The Divine Office of the Liturgy of the Hours
History and Theology
The term "Office" comes from the Latin "officium," which means "service." The Divine Office is the service given to God in prayer by the Church. Pope Paul VI calls it the hymn of praise sung through all the ages in the heavenly places and brought by the high priest Christ Jesus into this land of exile. The Liturgy of the Hours (referring to the seven "hours" of prayer) goes back to early Christian times. The Church has continued it with constant fidelity over many centuries in a rich variety of forms.
Gradually, the Office developed into the prayer of the local church, offered at regular intervals and in appointed places, under the presidency of a priest. The books for the Divine Office underwent many revisions. The latest of these was by Decree of the Second Vatican Ecumenical Council, when the Office was considerably abridged and simplified.
The Office is a complement to the fullness of divine worship that is contained in the Eucharistic sacrifice. By the Office the worship of the Eucharist overflows to reach all the hours of daily life.
The Liturgy of the Hours has been drawn up and arranged in such a way that not only clergy but also religious and indeed laity may participate in it, since it is the prayer of the whole people of God. The prayer can be adapted to suit the way of life and vocation of those praying it.
Christian Prayer is above all the prayer of the whole human community, which Christ joins to himself. This prayer takes its unity from Christ, for our Redeemer desired that the life he entered upon in his mortal body, and his sacrifice, should continue without interruption through the ages in his mystical body, the Church.
The whole life of the faithful, hour by hour, during day and night, is kind of leitourgia, or public service. In this service the faithful give themselves over to the ministry of love toward God and men, identifying themselves with the action of Christ, who by his life and self-offering sanctified the life of all humankind.
Jesus has commanded us to do as he did. On many occasions he said: "Pray," "ask," "seek," "in my name." And in the Lord's Prayer he gave us a formula of prayer.
"Let the word of Christ dwell in you in all its richness, as you teach and advise each other in all wisdom by psalms, hymns and spiritual canticles, singing thankfully in your hearts to God" (Col 3:16). The example of Jesus and the early Church provided the pattern of prayer in the Divine Office.

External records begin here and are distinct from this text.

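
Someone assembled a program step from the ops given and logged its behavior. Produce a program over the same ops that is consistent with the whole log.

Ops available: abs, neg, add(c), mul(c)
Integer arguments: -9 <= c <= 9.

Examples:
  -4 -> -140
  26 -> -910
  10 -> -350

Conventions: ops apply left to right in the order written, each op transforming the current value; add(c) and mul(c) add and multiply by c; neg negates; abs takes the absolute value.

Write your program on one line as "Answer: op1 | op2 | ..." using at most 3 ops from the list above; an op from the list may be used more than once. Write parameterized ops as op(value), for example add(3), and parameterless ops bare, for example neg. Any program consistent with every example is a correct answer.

mul(-7) | abs | mul(-5)

Check, running the answer program on each example:
  -4 -> 28 -> 28 -> -140
  26 -> -182 -> 182 -> -910
  10 -> -70 -> 70 -> -350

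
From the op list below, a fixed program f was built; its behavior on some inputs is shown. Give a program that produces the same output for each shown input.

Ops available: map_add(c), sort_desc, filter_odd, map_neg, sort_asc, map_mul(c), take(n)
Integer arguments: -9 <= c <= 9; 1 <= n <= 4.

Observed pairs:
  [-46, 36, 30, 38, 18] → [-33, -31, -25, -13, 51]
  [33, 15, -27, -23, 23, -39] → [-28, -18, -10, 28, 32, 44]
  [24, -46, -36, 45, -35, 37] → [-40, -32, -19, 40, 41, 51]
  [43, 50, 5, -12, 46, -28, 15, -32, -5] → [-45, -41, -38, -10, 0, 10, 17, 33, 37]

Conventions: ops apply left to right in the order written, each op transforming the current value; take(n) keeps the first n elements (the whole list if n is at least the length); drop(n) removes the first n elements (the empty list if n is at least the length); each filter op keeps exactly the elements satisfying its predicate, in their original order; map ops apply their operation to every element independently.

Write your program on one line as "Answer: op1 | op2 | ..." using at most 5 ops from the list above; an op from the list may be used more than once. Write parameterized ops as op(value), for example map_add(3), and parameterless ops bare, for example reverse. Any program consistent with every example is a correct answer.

map_add(-5) | sort_desc | sort_asc | map_neg | sort_asc

Check, running the answer program on each example:
  [-46, 36, 30, 38, 18] -> [-51, 31, 25, 33, 13] -> [33, 31, 25, 13, -51] -> [-51, 13, 25, 31, 33] -> [51, -13, -25, -31, -33] -> [-33, -31, -25, -13, 51]
  [33, 15, -27, -23, 23, -39] -> [28, 10, -32, -28, 18, -44] -> [28, 18, 10, -28, -32, -44] -> [-44, -32, -28, 10, 18, 28] -> [44, 32, 28, -10, -18, -28] -> [-28, -18, -10, 28, 32, 44]
  [24, -46, -36, 45, -35, 37] -> [19, -51, -41, 40, -40, 32] -> [40, 32, 19, -40, -41, -51] -> [-51, -41, -40, 19, 32, 40] -> [51, 41, 40, -19, -32, -40] -> [-40, -32, -19, 40, 41, 51]
  [43, 50, 5, -12, 46, -28, 15, -32, -5] -> [38, 45, 0, -17, 41, -33, 10, -37, -10] -> [45, 41, 38, 10, 0, -10, -17, -33, -37] -> [-37, -33, -17, -10, 0, 10, 38, 41, 45] -> [37, 33, 17, 10, 0, -10, -38, -41, -45] -> [-45, -41, -38, -10, 0, 10, 17, 33, 37]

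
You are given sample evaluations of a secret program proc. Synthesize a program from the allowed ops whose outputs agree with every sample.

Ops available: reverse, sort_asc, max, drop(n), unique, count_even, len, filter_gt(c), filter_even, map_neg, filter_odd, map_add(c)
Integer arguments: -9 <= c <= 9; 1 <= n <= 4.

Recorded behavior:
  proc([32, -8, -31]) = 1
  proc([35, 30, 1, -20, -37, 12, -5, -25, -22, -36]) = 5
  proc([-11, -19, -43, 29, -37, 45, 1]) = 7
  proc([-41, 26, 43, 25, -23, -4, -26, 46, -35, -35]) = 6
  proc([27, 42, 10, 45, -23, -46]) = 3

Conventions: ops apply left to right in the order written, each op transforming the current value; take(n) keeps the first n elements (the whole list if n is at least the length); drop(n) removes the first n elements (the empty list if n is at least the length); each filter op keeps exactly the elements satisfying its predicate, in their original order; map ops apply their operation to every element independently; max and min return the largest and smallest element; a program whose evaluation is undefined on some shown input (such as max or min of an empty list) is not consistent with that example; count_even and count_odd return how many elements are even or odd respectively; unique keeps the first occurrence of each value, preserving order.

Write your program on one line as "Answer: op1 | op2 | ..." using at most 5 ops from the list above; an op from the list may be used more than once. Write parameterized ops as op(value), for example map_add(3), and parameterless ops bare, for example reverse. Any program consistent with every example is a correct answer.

reverse | sort_asc | map_add(5) | count_even

Check, running the answer program on each example:
  [32, -8, -31] -> [-31, -8, 32] -> [-31, -8, 32] -> [-26, -3, 37] -> 1
  [35, 30, 1, -20, -37, 12, -5, -25, -22, -36] -> [-36, -22, -25, -5, 12, -37, -20, 1, 30, 35] -> [-37, -36, -25, -22, -20, -5, 1, 12, 30, 35] -> [-32, -31, -20, -17, -15, 0, 6, 17, 35, 40] -> 5
  [-11, -19, -43, 29, -37, 45, 1] -> [1, 45, -37, 29, -43, -19, -11] -> [-43, -37, -19, -11, 1, 29, 45] -> [-38, -32, -14, -6, 6, 34, 50] -> 7
  [-41, 26, 43, 25, -23, -4, -26, 46, -35, -35] -> [-35, -35, 46, -26, -4, -23, 25, 43, 26, -41] -> [-41, -35, -35, -26, -23, -4, 25, 26, 43, 46] -> [-36, -30, -30, -21, -18, 1, 30, 31, 48, 51] -> 6
  [27, 42, 10, 45, -23, -46] -> [-46, -23, 45, 10, 42, 27] -> [-46, -23, 10, 27, 42, 45] -> [-41, -18, 15, 32, 47, 50] -> 3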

The Office, while it combines elements found in other Christian celebrations, is arranged according to its own laws. It is so constructed that after a hymn there is always psalmody, then a long or short reading of sacred Scripture and finally, intercessions.
The essential structure of the Liturgy remains the same whether in a celebration in common or in individual recitation. It is a conversation between God and man.
Morning and Evening Prayer are the two chief hours of prayer for the day. Vatican Council II described them as "the two hinges on which the daily Office turns."
These are the parts of Morning and Evening Prayer:
1. Invitatory (invitation to pray): Verse and Response; Psalm and Antiphon 2. Hymn 3. Psalmody: Each Psalm has an Antiphon adapted from a verse in the Psalm 4. Scripture reading 5. Silence following Psalms and readings is an integral part of prayer 6. Response (designed to turn the reading into prayer and contemplation) 7. Gospel canticles: Benedictus (Luke 1: 68-79) at Morning Prayer; Magnificat (Luke 1: 46-55) at Evening Prayer 8. Intercessions 9. Lord's Prayer 10. Concluding Prayer 11. Blessing.
The psalmody follows a four-week cycle.
In addition to Morning Prayer (Lauds) and Evening Prayer (Vespers), the full form of the Office includes three times of prayer during the day (before Noon, Midday, Afternoon) plus the Office of Readings and Night Prayer (Compline).
The structure of the Prayers during the day is similar to that in Morning and Evening Prayer, but is somewhat shorter.
The Office of Readings follows a straightforward pattern of hymn, psalmody (3 psalms), two substantial readings (each with their own responsory), and concluding prayer. The purpose of the Office of Readings is to present to the people of God a more extensive meditation on Sacred Scripture and on the best writings of spiritual authors.
Night Prayer, to be said at bedtime, is brief. The psalms and Scripture all serve to strengthen our hope in the Risen Christ and to help us rest with him in peace.
The fundamental purpose of a Benedictine community is to offer praise to God in prayer and work, and to strive for holiness. At the center of daily activities are the Eucharist and the Liturgy of the Hours, which punctuate the day and consecrate time itself. The same, depending on individual circumstances, applies to oblates of St. Benedict.
Oblates are encouraged to fulfill the Church's Office by celebrating at least part of the Liturgy of the Hours.
The Divine Office was and still is the backbone of any Benedictine community and is at the heart of any individual whose spirituality is based on the Benedictine way. Those who follow the way of Benedict are necessarily men and women of prayer.
The writer of these lines loves to pray the Office, whenever possible, at the same hours as scheduled at the Monastery. This gives her the illusion of closeness to her "oasis."